ONLY ONE USER CAN OPEN A BOUND FORM AT A TIME in this multiuser environment!

Note that you will notice that the computer that "owns" the backend can open and close forms regardless of what the other computers are doing. But, all other computers are locked out if anyone else is using the database. 

This is a BUG in Vista. The current "work around" is to add a registry key and all is well:

Run regedit and find the path: HKEY_LOCAL_MACHINE\SYSTEM\CurrentControlSet\Services\LanmanServer\Parameters

add a DWORK (32-bit) key with a value of zero
Name the Key = "SMB2"

That's it. It would be nice if the good folks at Microsoft would let us in on these little secrets. This has got to be affecting 1000's of people/companies around the world.
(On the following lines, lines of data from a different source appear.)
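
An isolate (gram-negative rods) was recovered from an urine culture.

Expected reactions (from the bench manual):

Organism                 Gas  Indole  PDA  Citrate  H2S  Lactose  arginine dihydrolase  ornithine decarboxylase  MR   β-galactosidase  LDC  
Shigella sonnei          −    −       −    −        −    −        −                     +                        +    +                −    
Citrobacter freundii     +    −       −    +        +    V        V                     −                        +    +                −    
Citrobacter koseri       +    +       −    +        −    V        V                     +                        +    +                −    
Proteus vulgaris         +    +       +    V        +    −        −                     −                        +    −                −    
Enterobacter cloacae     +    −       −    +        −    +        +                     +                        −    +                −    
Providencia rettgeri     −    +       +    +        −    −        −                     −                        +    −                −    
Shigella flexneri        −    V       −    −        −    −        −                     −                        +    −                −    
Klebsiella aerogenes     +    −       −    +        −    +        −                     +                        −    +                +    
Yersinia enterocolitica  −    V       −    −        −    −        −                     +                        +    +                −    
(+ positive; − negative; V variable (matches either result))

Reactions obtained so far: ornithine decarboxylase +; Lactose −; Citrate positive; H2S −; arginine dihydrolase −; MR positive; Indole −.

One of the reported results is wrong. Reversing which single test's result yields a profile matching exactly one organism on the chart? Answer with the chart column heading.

As reported, no row in the chart matches all 7 reactions.
Reversing MR → still no organism matches.
Reversing Citrate → 2 organisms match (not unique).
Reversing Indole (to +) → unique match: Citrobacter koseri.
Reversing ornithine decarboxylase → still no organism matches.
Reversing Lactose → still no organism matches.
Reversing arginine dihydrolase → still no organism matches.
Reversing H2S → still no organism matches.

Indole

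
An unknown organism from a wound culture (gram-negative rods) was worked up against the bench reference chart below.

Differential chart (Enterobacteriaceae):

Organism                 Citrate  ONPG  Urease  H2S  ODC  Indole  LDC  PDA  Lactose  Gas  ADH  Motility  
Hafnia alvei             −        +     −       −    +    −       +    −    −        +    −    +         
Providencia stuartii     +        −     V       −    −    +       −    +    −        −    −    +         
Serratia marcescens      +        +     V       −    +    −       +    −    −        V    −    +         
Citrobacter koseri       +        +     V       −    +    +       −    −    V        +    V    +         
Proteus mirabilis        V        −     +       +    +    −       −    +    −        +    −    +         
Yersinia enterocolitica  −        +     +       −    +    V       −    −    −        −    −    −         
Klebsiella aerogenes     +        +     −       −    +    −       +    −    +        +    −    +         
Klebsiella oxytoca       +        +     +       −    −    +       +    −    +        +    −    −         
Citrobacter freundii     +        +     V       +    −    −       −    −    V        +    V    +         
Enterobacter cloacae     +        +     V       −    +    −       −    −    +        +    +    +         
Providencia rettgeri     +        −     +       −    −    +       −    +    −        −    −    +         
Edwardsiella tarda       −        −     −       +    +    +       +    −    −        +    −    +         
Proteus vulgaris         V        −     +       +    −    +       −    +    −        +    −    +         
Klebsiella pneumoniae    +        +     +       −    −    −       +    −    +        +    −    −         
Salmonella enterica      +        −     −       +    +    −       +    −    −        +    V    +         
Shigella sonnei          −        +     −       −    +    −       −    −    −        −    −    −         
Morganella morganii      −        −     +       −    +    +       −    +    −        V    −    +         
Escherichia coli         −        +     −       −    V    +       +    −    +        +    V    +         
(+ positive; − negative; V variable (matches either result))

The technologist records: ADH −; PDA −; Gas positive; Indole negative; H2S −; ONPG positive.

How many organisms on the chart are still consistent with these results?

4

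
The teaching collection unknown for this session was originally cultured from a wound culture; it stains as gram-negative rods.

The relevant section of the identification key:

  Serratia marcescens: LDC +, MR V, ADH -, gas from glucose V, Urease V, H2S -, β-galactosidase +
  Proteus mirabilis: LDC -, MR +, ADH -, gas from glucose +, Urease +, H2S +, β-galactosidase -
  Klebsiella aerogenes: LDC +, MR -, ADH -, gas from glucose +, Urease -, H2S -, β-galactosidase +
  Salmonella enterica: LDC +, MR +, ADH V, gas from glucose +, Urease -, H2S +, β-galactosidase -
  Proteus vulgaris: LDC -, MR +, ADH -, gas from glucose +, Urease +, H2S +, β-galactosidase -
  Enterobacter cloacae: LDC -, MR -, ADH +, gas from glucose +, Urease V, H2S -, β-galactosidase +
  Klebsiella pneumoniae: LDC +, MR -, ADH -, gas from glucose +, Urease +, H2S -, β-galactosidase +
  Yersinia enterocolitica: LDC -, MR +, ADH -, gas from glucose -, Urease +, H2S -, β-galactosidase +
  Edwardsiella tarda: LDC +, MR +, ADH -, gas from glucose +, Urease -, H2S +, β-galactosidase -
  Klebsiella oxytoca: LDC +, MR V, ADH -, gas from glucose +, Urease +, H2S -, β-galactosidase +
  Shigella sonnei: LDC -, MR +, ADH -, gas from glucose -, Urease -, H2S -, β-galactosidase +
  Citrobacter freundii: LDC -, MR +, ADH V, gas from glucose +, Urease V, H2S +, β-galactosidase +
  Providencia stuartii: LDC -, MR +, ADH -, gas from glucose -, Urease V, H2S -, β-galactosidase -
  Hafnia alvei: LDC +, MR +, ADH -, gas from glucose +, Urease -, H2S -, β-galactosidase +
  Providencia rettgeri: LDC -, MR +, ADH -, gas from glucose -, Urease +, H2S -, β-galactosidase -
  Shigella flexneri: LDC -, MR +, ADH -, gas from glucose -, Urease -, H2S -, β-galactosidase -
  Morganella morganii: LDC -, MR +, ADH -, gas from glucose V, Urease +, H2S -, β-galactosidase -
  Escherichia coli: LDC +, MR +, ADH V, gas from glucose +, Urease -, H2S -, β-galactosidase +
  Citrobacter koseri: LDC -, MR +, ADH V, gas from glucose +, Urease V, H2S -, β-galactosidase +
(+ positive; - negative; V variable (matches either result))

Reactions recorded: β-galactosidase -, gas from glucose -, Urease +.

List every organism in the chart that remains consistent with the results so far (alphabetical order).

β-galactosidase -: excludes 11 organisms — 8 left.
gas from glucose -: excludes Proteus mirabilis, Salmonella enterica, Proteus vulgaris, Edwardsiella tarda — 4 left.
Urease +: excludes Shigella flexneri — 3 left.

Morganella morganii, Providencia rettgeri, Providencia stuartii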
Well, I've done my duty. Happy computing.


----------



## bishop01 (Apr 2, 2007)

Well, i tried this workaround but no success !! My front-end and back-end are on in the same mdb file and i added the key on each computer that use the database. But Vista blocks multiuser access even if I added the registry key on each computer

Do you have an other workaround ?

By the way, if the database is on a Vista computer and if I open the database from XP workstations, no multiuser access problem ! It works well!


----------



## bigslick2007 (Feb 5, 2007)

Even if you were not having this current problem, I would highly suggest splitting the database. This is the typical way these Access databases are configured. There are many reasons including performance and easier upgrades and others. It is really easy to do. There is even an addin that will do it for you. You also need to make sure each user has the correct permissions for the file. Vista has added lots of permission stuff. Each user desktop will have the application mdb file and the tables will link to the networked datafile. 

Good luck


----------



## TechExpressInc (Jul 9, 2007)

I am having a multiuser problem with my MS-Access application after it was moved to a set of Vista PC-s. Only one PC at a time can get in other than the network PC.

I do not understand your instructions can you clearify them some?
"
Run regedit and find the path: HKEY_LOCAL_MACHINE\SYSTEM\CurrentControlSet\Services\LanmanServer\Parameter s
"
got the above then this part puzzles me??

add a DWORK (32-bit) key with a value of zero
Name the Key = "SMB2"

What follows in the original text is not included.